Organizers said no less than 15 people were on hand at any given time for the "blitz build" project with as many as 50 volunteers at other times.
The house was completed with windows, doors and vinyl siding. Saturday more work will continue to insulate and Sheetrock the home. In the end, it will have taken five weeks to build the house to a status where the new occupants can just move in. The house even will have appliances and completed flooring.
A partner family with Habitat has been selected to move into the Pine Street home. While supplies are still being purchased, the three-bedroom home is expected to cost less than $40,000 for the completed project. The average Habitat home sells for $48,000.
Help came from a variety of sources, including volunteers from the Brainerd-Baxter-Nisswa habitat chapters and the Brainerd and Baxter Lions clubs. Some businesses, such as Lakeland Mold Co., sent crews to help. Manion Lumber and Truss in Pillager sent 18 employees who signed up for shifts and then were paid their regular hourly wages during their volunteer time at the Habitat site. Crow Wing Power sent volunteers two evenings in a row to work on the roof and trusses. And there were efforts to recruit from churches and area individuals.

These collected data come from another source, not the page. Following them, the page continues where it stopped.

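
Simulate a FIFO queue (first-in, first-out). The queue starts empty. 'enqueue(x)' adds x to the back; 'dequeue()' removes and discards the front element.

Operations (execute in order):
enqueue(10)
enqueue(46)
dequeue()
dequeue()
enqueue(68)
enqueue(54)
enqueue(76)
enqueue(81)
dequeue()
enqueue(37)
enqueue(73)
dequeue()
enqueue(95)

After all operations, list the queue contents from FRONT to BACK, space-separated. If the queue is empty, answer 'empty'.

enqueue(10): [10]
enqueue(46): [10, 46]
dequeue(): [46]
dequeue(): []
enqueue(68): [68]
enqueue(54): [68, 54]
enqueue(76): [68, 54, 76]
enqueue(81): [68, 54, 76, 81]
dequeue(): [54, 76, 81]
enqueue(37): [54, 76, 81, 37]
enqueue(73): [54, 76, 81, 37, 73]
dequeue(): [76, 81, 37, 73]
enqueue(95): [76, 81, 37, 73, 95]

Answer: 76 81 37 73 95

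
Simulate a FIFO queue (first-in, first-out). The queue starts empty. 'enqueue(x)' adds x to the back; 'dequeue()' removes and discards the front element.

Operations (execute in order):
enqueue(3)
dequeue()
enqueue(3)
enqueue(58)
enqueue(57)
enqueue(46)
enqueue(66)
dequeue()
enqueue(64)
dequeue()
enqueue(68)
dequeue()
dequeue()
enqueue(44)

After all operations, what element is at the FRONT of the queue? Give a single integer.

Answer: 66

Derivation:
enqueue(3): queue = [3]
dequeue(): queue = []
enqueue(3): queue = [3]
enqueue(58): queue = [3, 58]
enqueue(57): queue = [3, 58, 57]
enqueue(46): queue = [3, 58, 57, 46]
enqueue(66): queue = [3, 58, 57, 46, 66]
dequeue(): queue = [58, 57, 46, 66]
enqueue(64): queue = [58, 57, 46, 66, 64]
dequeue(): queue = [57, 46, 66, 64]
enqueue(68): queue = [57, 46, 66, 64, 68]
dequeue(): queue = [46, 66, 64, 68]
dequeue(): queue = [66, 64, 68]
enqueue(44): queue = [66, 64, 68, 44]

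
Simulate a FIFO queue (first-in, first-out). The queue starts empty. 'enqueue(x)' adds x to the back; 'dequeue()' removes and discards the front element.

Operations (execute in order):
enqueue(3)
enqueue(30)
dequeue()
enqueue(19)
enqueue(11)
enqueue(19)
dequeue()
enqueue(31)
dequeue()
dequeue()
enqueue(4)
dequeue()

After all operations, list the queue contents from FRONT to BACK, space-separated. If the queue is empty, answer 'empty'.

enqueue(3): [3]
enqueue(30): [3, 30]
dequeue(): [30]
enqueue(19): [30, 19]
enqueue(11): [30, 19, 11]
enqueue(19): [30, 19, 11, 19]
dequeue(): [19, 11, 19]
enqueue(31): [19, 11, 19, 31]
dequeue(): [11, 19, 31]
dequeue(): [19, 31]
enqueue(4): [19, 31, 4]
dequeue(): [31, 4]

Answer: 31 4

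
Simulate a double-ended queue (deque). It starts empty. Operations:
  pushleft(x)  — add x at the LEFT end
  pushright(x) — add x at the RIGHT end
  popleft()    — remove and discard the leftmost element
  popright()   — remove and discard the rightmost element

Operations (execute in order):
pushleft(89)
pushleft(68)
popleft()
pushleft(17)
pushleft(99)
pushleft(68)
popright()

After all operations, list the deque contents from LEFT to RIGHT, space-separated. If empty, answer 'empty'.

Answer: 68 99 17

Derivation:
pushleft(89): [89]
pushleft(68): [68, 89]
popleft(): [89]
pushleft(17): [17, 89]
pushleft(99): [99, 17, 89]
pushleft(68): [68, 99, 17, 89]
popright(): [68, 99, 17]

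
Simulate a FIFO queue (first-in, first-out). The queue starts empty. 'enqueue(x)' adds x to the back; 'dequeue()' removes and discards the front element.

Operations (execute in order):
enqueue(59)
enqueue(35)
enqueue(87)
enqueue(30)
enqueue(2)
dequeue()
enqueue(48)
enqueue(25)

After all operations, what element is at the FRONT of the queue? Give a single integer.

enqueue(59): queue = [59]
enqueue(35): queue = [59, 35]
enqueue(87): queue = [59, 35, 87]
enqueue(30): queue = [59, 35, 87, 30]
enqueue(2): queue = [59, 35, 87, 30, 2]
dequeue(): queue = [35, 87, 30, 2]
enqueue(48): queue = [35, 87, 30, 2, 48]
enqueue(25): queue = [35, 87, 30, 2, 48, 25]

Answer: 35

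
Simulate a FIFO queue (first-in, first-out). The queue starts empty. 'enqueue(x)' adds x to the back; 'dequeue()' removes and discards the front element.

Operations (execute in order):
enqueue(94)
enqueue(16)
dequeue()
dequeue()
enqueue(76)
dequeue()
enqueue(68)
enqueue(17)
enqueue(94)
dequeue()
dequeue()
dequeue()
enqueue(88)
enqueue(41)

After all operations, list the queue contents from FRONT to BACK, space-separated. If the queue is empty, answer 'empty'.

Answer: 88 41

Derivation:
enqueue(94): [94]
enqueue(16): [94, 16]
dequeue(): [16]
dequeue(): []
enqueue(76): [76]
dequeue(): []
enqueue(68): [68]
enqueue(17): [68, 17]
enqueue(94): [68, 17, 94]
dequeue(): [17, 94]
dequeue(): [94]
dequeue(): []
enqueue(88): [88]
enqueue(41): [88, 41]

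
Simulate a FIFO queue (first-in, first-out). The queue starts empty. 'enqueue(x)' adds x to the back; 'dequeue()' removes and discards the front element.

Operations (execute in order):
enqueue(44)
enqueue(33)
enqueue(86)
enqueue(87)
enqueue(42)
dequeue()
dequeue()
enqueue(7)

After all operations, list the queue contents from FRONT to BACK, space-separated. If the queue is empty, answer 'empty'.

enqueue(44): [44]
enqueue(33): [44, 33]
enqueue(86): [44, 33, 86]
enqueue(87): [44, 33, 86, 87]
enqueue(42): [44, 33, 86, 87, 42]
dequeue(): [33, 86, 87, 42]
dequeue(): [86, 87, 42]
enqueue(7): [86, 87, 42, 7]

Answer: 86 87 42 7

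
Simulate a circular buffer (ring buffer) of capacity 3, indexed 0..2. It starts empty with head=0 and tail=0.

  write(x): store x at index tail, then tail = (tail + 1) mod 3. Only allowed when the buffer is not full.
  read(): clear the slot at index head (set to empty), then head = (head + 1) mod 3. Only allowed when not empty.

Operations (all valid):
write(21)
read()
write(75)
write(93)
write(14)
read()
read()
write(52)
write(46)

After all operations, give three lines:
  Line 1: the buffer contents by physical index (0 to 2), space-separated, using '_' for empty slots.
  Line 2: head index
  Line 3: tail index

write(21): buf=[21 _ _], head=0, tail=1, size=1
read(): buf=[_ _ _], head=1, tail=1, size=0
write(75): buf=[_ 75 _], head=1, tail=2, size=1
write(93): buf=[_ 75 93], head=1, tail=0, size=2
write(14): buf=[14 75 93], head=1, tail=1, size=3
read(): buf=[14 _ 93], head=2, tail=1, size=2
read(): buf=[14 _ _], head=0, tail=1, size=1
write(52): buf=[14 52 _], head=0, tail=2, size=2
write(46): buf=[14 52 46], head=0, tail=0, size=3

Answer: 14 52 46
0
0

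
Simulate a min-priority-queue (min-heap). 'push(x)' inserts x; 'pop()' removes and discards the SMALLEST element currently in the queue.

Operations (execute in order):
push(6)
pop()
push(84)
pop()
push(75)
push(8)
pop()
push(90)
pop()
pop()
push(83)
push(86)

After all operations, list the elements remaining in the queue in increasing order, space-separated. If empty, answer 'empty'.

push(6): heap contents = [6]
pop() → 6: heap contents = []
push(84): heap contents = [84]
pop() → 84: heap contents = []
push(75): heap contents = [75]
push(8): heap contents = [8, 75]
pop() → 8: heap contents = [75]
push(90): heap contents = [75, 90]
pop() → 75: heap contents = [90]
pop() → 90: heap contents = []
push(83): heap contents = [83]
push(86): heap contents = [83, 86]

Answer: 83 86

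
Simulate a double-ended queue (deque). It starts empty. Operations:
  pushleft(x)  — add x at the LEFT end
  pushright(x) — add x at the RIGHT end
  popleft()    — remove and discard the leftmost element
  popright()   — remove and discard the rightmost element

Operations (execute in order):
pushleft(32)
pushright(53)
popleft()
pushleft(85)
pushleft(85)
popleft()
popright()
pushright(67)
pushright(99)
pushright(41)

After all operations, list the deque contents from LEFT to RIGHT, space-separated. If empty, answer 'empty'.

pushleft(32): [32]
pushright(53): [32, 53]
popleft(): [53]
pushleft(85): [85, 53]
pushleft(85): [85, 85, 53]
popleft(): [85, 53]
popright(): [85]
pushright(67): [85, 67]
pushright(99): [85, 67, 99]
pushright(41): [85, 67, 99, 41]

Answer: 85 67 99 41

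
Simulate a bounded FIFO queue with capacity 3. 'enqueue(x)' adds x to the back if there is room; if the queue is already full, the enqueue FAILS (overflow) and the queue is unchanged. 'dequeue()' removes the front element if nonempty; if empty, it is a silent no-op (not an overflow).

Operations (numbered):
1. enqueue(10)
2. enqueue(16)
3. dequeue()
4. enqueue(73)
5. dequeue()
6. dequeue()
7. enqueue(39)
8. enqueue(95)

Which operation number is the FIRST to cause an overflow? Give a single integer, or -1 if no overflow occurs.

1. enqueue(10): size=1
2. enqueue(16): size=2
3. dequeue(): size=1
4. enqueue(73): size=2
5. dequeue(): size=1
6. dequeue(): size=0
7. enqueue(39): size=1
8. enqueue(95): size=2

Answer: -1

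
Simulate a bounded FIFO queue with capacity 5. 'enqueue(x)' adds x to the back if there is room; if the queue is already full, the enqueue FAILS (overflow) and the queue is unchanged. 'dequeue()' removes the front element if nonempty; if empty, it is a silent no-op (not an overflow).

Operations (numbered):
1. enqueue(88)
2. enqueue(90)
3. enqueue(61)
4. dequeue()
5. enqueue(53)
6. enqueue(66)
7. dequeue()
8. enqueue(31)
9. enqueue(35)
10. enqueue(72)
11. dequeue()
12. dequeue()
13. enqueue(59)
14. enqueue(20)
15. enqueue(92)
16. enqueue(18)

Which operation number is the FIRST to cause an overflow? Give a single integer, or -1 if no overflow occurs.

Answer: 10

Derivation:
1. enqueue(88): size=1
2. enqueue(90): size=2
3. enqueue(61): size=3
4. dequeue(): size=2
5. enqueue(53): size=3
6. enqueue(66): size=4
7. dequeue(): size=3
8. enqueue(31): size=4
9. enqueue(35): size=5
10. enqueue(72): size=5=cap → OVERFLOW (fail)
11. dequeue(): size=4
12. dequeue(): size=3
13. enqueue(59): size=4
14. enqueue(20): size=5
15. enqueue(92): size=5=cap → OVERFLOW (fail)
16. enqueue(18): size=5=cap → OVERFLOW (fail)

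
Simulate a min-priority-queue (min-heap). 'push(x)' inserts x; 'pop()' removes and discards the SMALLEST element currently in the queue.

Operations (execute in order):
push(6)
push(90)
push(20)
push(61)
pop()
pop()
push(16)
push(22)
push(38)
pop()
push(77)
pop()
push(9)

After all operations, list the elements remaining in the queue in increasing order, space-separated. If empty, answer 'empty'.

push(6): heap contents = [6]
push(90): heap contents = [6, 90]
push(20): heap contents = [6, 20, 90]
push(61): heap contents = [6, 20, 61, 90]
pop() → 6: heap contents = [20, 61, 90]
pop() → 20: heap contents = [61, 90]
push(16): heap contents = [16, 61, 90]
push(22): heap contents = [16, 22, 61, 90]
push(38): heap contents = [16, 22, 38, 61, 90]
pop() → 16: heap contents = [22, 38, 61, 90]
push(77): heap contents = [22, 38, 61, 77, 90]
pop() → 22: heap contents = [38, 61, 77, 90]
push(9): heap contents = [9, 38, 61, 77, 90]

Answer: 9 38 61 77 90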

Pressure for land has been pushing affordable purchase prices out of habitat's reach. So the organization made an appeal for support through lot donations, noting such gifts are tax deductible for an amount equal to the properties' appraised value.
Volunteers perched on scaffolding to assist with the Lakes Area Habitat for Humanity project to build a house for a partner family on a quiet section of Pine Street in Brainerd.

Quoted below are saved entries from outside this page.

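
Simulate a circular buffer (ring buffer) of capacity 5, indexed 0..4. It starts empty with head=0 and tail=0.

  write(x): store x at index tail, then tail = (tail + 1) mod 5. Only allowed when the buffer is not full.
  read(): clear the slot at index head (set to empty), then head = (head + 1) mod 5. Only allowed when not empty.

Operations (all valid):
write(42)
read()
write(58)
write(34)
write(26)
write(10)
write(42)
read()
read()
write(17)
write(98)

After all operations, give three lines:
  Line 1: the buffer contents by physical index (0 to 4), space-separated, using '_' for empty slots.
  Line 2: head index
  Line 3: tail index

write(42): buf=[42 _ _ _ _], head=0, tail=1, size=1
read(): buf=[_ _ _ _ _], head=1, tail=1, size=0
write(58): buf=[_ 58 _ _ _], head=1, tail=2, size=1
write(34): buf=[_ 58 34 _ _], head=1, tail=3, size=2
write(26): buf=[_ 58 34 26 _], head=1, tail=4, size=3
write(10): buf=[_ 58 34 26 10], head=1, tail=0, size=4
write(42): buf=[42 58 34 26 10], head=1, tail=1, size=5
read(): buf=[42 _ 34 26 10], head=2, tail=1, size=4
read(): buf=[42 _ _ 26 10], head=3, tail=1, size=3
write(17): buf=[42 17 _ 26 10], head=3, tail=2, size=4
write(98): buf=[42 17 98 26 10], head=3, tail=3, size=5

Answer: 42 17 98 26 10
3
3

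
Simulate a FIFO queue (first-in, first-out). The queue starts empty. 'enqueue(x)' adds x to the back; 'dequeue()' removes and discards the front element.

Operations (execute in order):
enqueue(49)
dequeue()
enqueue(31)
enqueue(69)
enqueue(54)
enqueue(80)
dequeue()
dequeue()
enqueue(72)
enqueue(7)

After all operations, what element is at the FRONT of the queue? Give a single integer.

enqueue(49): queue = [49]
dequeue(): queue = []
enqueue(31): queue = [31]
enqueue(69): queue = [31, 69]
enqueue(54): queue = [31, 69, 54]
enqueue(80): queue = [31, 69, 54, 80]
dequeue(): queue = [69, 54, 80]
dequeue(): queue = [54, 80]
enqueue(72): queue = [54, 80, 72]
enqueue(7): queue = [54, 80, 72, 7]

Answer: 54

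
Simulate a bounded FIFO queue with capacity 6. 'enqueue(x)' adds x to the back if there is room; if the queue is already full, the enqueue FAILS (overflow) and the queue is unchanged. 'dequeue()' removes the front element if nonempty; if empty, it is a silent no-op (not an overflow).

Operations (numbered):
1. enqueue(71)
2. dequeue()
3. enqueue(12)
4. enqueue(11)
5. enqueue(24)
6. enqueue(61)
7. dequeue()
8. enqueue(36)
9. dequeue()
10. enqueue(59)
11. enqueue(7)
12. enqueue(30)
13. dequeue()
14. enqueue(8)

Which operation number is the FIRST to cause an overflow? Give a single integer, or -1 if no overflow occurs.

1. enqueue(71): size=1
2. dequeue(): size=0
3. enqueue(12): size=1
4. enqueue(11): size=2
5. enqueue(24): size=3
6. enqueue(61): size=4
7. dequeue(): size=3
8. enqueue(36): size=4
9. dequeue(): size=3
10. enqueue(59): size=4
11. enqueue(7): size=5
12. enqueue(30): size=6
13. dequeue(): size=5
14. enqueue(8): size=6

Answer: -1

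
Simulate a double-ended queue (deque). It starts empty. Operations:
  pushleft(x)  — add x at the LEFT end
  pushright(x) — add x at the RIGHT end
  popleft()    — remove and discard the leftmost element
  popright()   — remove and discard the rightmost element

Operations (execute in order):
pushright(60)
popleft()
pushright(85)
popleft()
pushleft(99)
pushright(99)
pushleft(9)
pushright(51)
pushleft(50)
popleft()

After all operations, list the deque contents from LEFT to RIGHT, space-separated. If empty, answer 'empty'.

Answer: 9 99 99 51

Derivation:
pushright(60): [60]
popleft(): []
pushright(85): [85]
popleft(): []
pushleft(99): [99]
pushright(99): [99, 99]
pushleft(9): [9, 99, 99]
pushright(51): [9, 99, 99, 51]
pushleft(50): [50, 9, 99, 99, 51]
popleft(): [9, 99, 99, 51]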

"I really just want to thank the whole community in general for the outstanding show of support on this project," Pelkey said.

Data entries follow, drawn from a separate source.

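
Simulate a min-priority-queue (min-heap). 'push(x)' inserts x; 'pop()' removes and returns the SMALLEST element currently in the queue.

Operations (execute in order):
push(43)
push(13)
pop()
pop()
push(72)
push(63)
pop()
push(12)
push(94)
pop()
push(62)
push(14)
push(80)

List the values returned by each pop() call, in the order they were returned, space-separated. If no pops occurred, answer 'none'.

Answer: 13 43 63 12

Derivation:
push(43): heap contents = [43]
push(13): heap contents = [13, 43]
pop() → 13: heap contents = [43]
pop() → 43: heap contents = []
push(72): heap contents = [72]
push(63): heap contents = [63, 72]
pop() → 63: heap contents = [72]
push(12): heap contents = [12, 72]
push(94): heap contents = [12, 72, 94]
pop() → 12: heap contents = [72, 94]
push(62): heap contents = [62, 72, 94]
push(14): heap contents = [14, 62, 72, 94]
push(80): heap contents = [14, 62, 72, 80, 94]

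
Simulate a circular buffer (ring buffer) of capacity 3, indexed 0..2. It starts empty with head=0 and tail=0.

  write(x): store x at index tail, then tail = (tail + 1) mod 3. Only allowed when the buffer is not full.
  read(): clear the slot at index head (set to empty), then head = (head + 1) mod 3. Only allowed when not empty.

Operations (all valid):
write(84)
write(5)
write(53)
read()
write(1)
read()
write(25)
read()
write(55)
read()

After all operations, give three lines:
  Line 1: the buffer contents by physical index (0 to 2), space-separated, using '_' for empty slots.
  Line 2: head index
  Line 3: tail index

Answer: _ 25 55
1
0

Derivation:
write(84): buf=[84 _ _], head=0, tail=1, size=1
write(5): buf=[84 5 _], head=0, tail=2, size=2
write(53): buf=[84 5 53], head=0, tail=0, size=3
read(): buf=[_ 5 53], head=1, tail=0, size=2
write(1): buf=[1 5 53], head=1, tail=1, size=3
read(): buf=[1 _ 53], head=2, tail=1, size=2
write(25): buf=[1 25 53], head=2, tail=2, size=3
read(): buf=[1 25 _], head=0, tail=2, size=2
write(55): buf=[1 25 55], head=0, tail=0, size=3
read(): buf=[_ 25 55], head=1, tail=0, size=2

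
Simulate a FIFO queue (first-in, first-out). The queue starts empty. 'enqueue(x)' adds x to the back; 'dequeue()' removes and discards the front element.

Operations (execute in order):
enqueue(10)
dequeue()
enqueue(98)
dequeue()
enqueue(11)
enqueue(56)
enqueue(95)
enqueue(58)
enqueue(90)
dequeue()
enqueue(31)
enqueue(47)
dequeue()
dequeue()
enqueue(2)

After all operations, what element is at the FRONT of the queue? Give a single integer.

Answer: 58

Derivation:
enqueue(10): queue = [10]
dequeue(): queue = []
enqueue(98): queue = [98]
dequeue(): queue = []
enqueue(11): queue = [11]
enqueue(56): queue = [11, 56]
enqueue(95): queue = [11, 56, 95]
enqueue(58): queue = [11, 56, 95, 58]
enqueue(90): queue = [11, 56, 95, 58, 90]
dequeue(): queue = [56, 95, 58, 90]
enqueue(31): queue = [56, 95, 58, 90, 31]
enqueue(47): queue = [56, 95, 58, 90, 31, 47]
dequeue(): queue = [95, 58, 90, 31, 47]
dequeue(): queue = [58, 90, 31, 47]
enqueue(2): queue = [58, 90, 31, 47, 2]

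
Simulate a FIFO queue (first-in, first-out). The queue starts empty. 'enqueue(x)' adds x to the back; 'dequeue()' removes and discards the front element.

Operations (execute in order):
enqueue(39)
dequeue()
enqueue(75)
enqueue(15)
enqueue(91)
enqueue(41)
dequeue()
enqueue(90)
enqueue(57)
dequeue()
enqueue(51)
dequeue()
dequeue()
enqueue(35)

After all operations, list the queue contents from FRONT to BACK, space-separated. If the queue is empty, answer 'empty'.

enqueue(39): [39]
dequeue(): []
enqueue(75): [75]
enqueue(15): [75, 15]
enqueue(91): [75, 15, 91]
enqueue(41): [75, 15, 91, 41]
dequeue(): [15, 91, 41]
enqueue(90): [15, 91, 41, 90]
enqueue(57): [15, 91, 41, 90, 57]
dequeue(): [91, 41, 90, 57]
enqueue(51): [91, 41, 90, 57, 51]
dequeue(): [41, 90, 57, 51]
dequeue(): [90, 57, 51]
enqueue(35): [90, 57, 51, 35]

Answer: 90 57 51 35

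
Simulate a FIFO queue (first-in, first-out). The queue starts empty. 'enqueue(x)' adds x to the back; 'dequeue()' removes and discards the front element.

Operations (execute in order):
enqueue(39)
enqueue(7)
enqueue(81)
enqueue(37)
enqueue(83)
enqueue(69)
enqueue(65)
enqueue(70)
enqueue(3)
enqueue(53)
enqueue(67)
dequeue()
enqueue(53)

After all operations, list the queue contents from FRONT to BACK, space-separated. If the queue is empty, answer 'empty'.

Answer: 7 81 37 83 69 65 70 3 53 67 53

Derivation:
enqueue(39): [39]
enqueue(7): [39, 7]
enqueue(81): [39, 7, 81]
enqueue(37): [39, 7, 81, 37]
enqueue(83): [39, 7, 81, 37, 83]
enqueue(69): [39, 7, 81, 37, 83, 69]
enqueue(65): [39, 7, 81, 37, 83, 69, 65]
enqueue(70): [39, 7, 81, 37, 83, 69, 65, 70]
enqueue(3): [39, 7, 81, 37, 83, 69, 65, 70, 3]
enqueue(53): [39, 7, 81, 37, 83, 69, 65, 70, 3, 53]
enqueue(67): [39, 7, 81, 37, 83, 69, 65, 70, 3, 53, 67]
dequeue(): [7, 81, 37, 83, 69, 65, 70, 3, 53, 67]
enqueue(53): [7, 81, 37, 83, 69, 65, 70, 3, 53, 67, 53]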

The blitz build project was inspired by an international program called "Building on Faith Week."
"We are supposed to leap out and do something literally on faith that it will get done," Pelkey said of the program and his own concerns about its successful prospects. "Even three days before the blitz began I wasn't sure it was going to happen. There were so many things to be done but it just fell in place.
"It's really designed to inspire the community, to engage the community, to draw them into something that is unique and fun and sustain them into the year.
Starting with a cement slab, volunteers with a variety of skills and a desire to help put up walls and rooms in the three-bedroom home.
"There are a lot of good people out there and many of them are just looking for good work to do."